The National Commission for Civic Education (NCCE) has called on the youth to guard against violent acts despite the economic hardship in the country.
“We live in very trying times in our country, and we are all aware that this is a time of economic hardship and there is no running away from it because we are all facing these kinds of economic challenges that are having an impact on the social setup of our communities, making it difficult to get jobs, with our young people frustrated.
“This, coupled with the instability being experienced in the sub-region, serves as a fluxgate for extremists to take advantage and lure young people with fancy materials they desire just to buy them into their ideology and cause havoc in the country”.
Ms Kathleen Addy, the Chairperson of the NCCE, made the remarks at the second National Dialogue on Preventing and Containing Violent Extremism (PCVE) held in Bolgatanga.
The dialogue brought together experts and stakeholders, including the youth, chiefs, security agencies, and religious leaders, and held on the theme: “Preventing Radicalization of the Youth in the Wake of Coup D'états in the Sub-Region: Perspective from Stakeholders.”
The PCVE is an 18-month European Union-funded project being implemented in eight border regions of the country, namely the Upper East, Upper West, North-East, Savannah, Northern, Bono, Bono East, and the Oti Regions.

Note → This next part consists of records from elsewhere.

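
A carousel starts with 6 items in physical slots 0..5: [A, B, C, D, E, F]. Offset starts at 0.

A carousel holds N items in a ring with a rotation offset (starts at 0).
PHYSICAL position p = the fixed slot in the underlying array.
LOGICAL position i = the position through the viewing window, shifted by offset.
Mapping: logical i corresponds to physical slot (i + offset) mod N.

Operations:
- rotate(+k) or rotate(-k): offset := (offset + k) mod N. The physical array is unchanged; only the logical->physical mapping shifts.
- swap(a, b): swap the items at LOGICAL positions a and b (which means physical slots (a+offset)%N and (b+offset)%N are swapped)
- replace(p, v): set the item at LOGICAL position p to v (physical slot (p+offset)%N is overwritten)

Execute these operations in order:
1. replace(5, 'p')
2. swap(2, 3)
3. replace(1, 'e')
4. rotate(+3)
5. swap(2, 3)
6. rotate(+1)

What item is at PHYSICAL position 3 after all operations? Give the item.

After op 1 (replace(5, 'p')): offset=0, physical=[A,B,C,D,E,p], logical=[A,B,C,D,E,p]
After op 2 (swap(2, 3)): offset=0, physical=[A,B,D,C,E,p], logical=[A,B,D,C,E,p]
After op 3 (replace(1, 'e')): offset=0, physical=[A,e,D,C,E,p], logical=[A,e,D,C,E,p]
After op 4 (rotate(+3)): offset=3, physical=[A,e,D,C,E,p], logical=[C,E,p,A,e,D]
After op 5 (swap(2, 3)): offset=3, physical=[p,e,D,C,E,A], logical=[C,E,A,p,e,D]
After op 6 (rotate(+1)): offset=4, physical=[p,e,D,C,E,A], logical=[E,A,p,e,D,C]

Answer: C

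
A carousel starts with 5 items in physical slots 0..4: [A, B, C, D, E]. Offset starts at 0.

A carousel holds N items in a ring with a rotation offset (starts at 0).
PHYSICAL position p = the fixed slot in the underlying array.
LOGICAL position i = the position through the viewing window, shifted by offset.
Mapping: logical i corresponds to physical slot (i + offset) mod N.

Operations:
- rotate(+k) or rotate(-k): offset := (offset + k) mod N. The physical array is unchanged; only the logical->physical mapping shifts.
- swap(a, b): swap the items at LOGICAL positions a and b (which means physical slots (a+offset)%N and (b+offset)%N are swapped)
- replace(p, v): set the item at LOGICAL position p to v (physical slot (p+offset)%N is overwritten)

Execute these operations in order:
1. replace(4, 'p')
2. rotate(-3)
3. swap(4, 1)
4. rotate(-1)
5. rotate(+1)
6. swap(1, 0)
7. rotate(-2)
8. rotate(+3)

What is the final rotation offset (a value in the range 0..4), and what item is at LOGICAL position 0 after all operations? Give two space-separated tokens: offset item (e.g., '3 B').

After op 1 (replace(4, 'p')): offset=0, physical=[A,B,C,D,p], logical=[A,B,C,D,p]
After op 2 (rotate(-3)): offset=2, physical=[A,B,C,D,p], logical=[C,D,p,A,B]
After op 3 (swap(4, 1)): offset=2, physical=[A,D,C,B,p], logical=[C,B,p,A,D]
After op 4 (rotate(-1)): offset=1, physical=[A,D,C,B,p], logical=[D,C,B,p,A]
After op 5 (rotate(+1)): offset=2, physical=[A,D,C,B,p], logical=[C,B,p,A,D]
After op 6 (swap(1, 0)): offset=2, physical=[A,D,B,C,p], logical=[B,C,p,A,D]
After op 7 (rotate(-2)): offset=0, physical=[A,D,B,C,p], logical=[A,D,B,C,p]
After op 8 (rotate(+3)): offset=3, physical=[A,D,B,C,p], logical=[C,p,A,D,B]

Answer: 3 C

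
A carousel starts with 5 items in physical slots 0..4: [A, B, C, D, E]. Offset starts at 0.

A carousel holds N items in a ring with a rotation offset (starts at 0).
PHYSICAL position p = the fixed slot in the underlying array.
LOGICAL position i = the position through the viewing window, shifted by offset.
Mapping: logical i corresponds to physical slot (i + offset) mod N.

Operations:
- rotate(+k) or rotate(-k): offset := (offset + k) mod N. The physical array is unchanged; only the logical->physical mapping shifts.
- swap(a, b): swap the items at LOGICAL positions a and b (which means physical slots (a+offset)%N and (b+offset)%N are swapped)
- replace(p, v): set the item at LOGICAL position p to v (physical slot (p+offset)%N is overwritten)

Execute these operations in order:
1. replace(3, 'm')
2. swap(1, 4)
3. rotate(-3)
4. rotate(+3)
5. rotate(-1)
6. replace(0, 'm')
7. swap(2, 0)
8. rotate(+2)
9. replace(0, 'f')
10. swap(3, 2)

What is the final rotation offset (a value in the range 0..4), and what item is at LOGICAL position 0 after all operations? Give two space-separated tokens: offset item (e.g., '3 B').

Answer: 1 f

Derivation:
After op 1 (replace(3, 'm')): offset=0, physical=[A,B,C,m,E], logical=[A,B,C,m,E]
After op 2 (swap(1, 4)): offset=0, physical=[A,E,C,m,B], logical=[A,E,C,m,B]
After op 3 (rotate(-3)): offset=2, physical=[A,E,C,m,B], logical=[C,m,B,A,E]
After op 4 (rotate(+3)): offset=0, physical=[A,E,C,m,B], logical=[A,E,C,m,B]
After op 5 (rotate(-1)): offset=4, physical=[A,E,C,m,B], logical=[B,A,E,C,m]
After op 6 (replace(0, 'm')): offset=4, physical=[A,E,C,m,m], logical=[m,A,E,C,m]
After op 7 (swap(2, 0)): offset=4, physical=[A,m,C,m,E], logical=[E,A,m,C,m]
After op 8 (rotate(+2)): offset=1, physical=[A,m,C,m,E], logical=[m,C,m,E,A]
After op 9 (replace(0, 'f')): offset=1, physical=[A,f,C,m,E], logical=[f,C,m,E,A]
After op 10 (swap(3, 2)): offset=1, physical=[A,f,C,E,m], logical=[f,C,E,m,A]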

Under this framework, the NCCE is mandated to create awareness about violent extremism, carry out public education, and facilitate activities to engender among the citizens of Ghana security consciousness, social inclusiveness, community cohesion, and situational awareness.
The Chairperson called for intensified sensitisation of the youth to resist attempts by the extremists to recruit them to cause instability.
Mr Emmanuel Owusu, the Upper East Regional Commander of the National Investigation Bureau (NIB), noted that though there were conflict entrepreneurs who benefitted from the woes of others, youth unemployment was a risk factor that had the tendency to trigger the youth to be radicalized.
He indicated that the curiosity of the youth made them vulnerable and gullible to the strategies employed by the extremists to recruit people and urged them to be guarded by the people they associated themselves with.
Ms Pricilla Nyaaba, the Executive Director of the Youth Harvest Foundation and a member of the Upper East Regional Peace Council, called on the government to help build the capacities of young people through vocational training to enable them to be self-employed.
This, she observed, to some extent would help the youth afford their basic needs to reduce their vulnerability and guard themselves against being radicalized by the extremists.
Reverend Father Clement Aapangnuo, the Team Leader for Coginta-Ghana, asserted that everyone was a potential violent and radical person, and the moment conditions appeared unfavorable to an individual, they had the propensity of escalating.
He said the government and other social organisations in the country had a major role to play in improving the living conditions of the people to reduce the tendency to being lured by the violent extremists.